Değersiz hissettiğimiz bir yıl oldu
Nasıl geçti habersiz o güzelim yıllarım diye bir şarkı vardır, hemen herkes bilir. Bu şarkıyı dinlerken eski yılları yad etmek, geçip giden güzel yılları anmamak olmaz. Yine geçtiğimiz günlerde radyo kulakta servisten inerken bu şarkı çaldı. Geçip giden yıllar içinde savrulamadım bu sefer, geçip giden bir yıl hiç de hatırlamak istemeyeceğim pandemiyle geçen bir yıl oldu.

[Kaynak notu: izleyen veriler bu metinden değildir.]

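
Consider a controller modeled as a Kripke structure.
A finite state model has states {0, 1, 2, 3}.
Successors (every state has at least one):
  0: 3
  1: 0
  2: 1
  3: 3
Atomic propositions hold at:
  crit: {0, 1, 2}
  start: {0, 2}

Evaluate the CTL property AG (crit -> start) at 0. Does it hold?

Yes

Sat(crit -> start) = {0, 2, 3}
AG (crit -> start): greatest fixpoint, start Z0 = {0, 2, 3}, keep only states in Sat with every successor in Z. Z1 = {0, 3}; fixed.
Sat(AG (crit -> start)) = {0, 3}
0 ∈ Sat(AG (crit -> start)) = {0, 3}, so the formula holds at 0.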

Hasta olma korkusu, Kod-29 ile işten atılma kaygısı, işsiz kalırsam nasıl geçinirim korkusu, yakınlarıma bir şey olur mu endişesi, bir de üstüne geçim sıkıntısından her gün duyduğumuz intihar haberleri ile koca bir yıl ağzımızda maske, her gün duyduğumuz sosyal mesafe kuralları ve sürekli kulağımıza gelen ölüm haberleri ile geçti. Bu denklemde geçen bir yılın biz emekçiler için iyi oldu denebilecek bir yanı yok. Hâlâ hayattaysak kayıplarımız da yoksa bu bize yeter hale geldi.
Hemen herkes bu bir yılın ardından henüz daha pandemi bitmemesine rağmen aşıları olmasak da turizmi daha fazla kapatamayacaklarını düşünerek tatil planları yaptı. Kimisi köyüne gitme hayalinde, kimisi ucuza otel ayarlama düşünde, kimisi de neyse parası veririm kredi çekerim ama senede bir defa hatta geçen yıl da pandemi dolayısıyla bir yere gidemediği için iki senede bir doğru düzgün bir tatil yaparım diyerek ha gayret zorluyor. “Bu süreç nasıl geçiyor, henüz bitmese de işçi emekçiler için ne oldu” diye konuşunca, hepimizin ağzından benzer sözcükler dökülüyor.
Bu sene hem çok yorulduk hem de galiba en çok biz kendimizi değersiz hissettik. Herkese evde kal çağrıları yapılırken çalışmak zorunda olan, patronun işine gelmediğinde Kod-29 ile işten atılan, en büyük riski taşımasına rağmen aşıya ulaşamayan, hâlâ ne zaman ulaşacağı da belli olmayan bizlerdik. Bunca değersizleşmeye karşı, tek bir koşulda ciddiye alınıyoruz egemenlerin gözünde. Sözümüz tek gücümüz bir olur da ellerimiz şaltere giderse ancak muhatap alınırız biliyoruz. Geçmişten bunu öğrendik.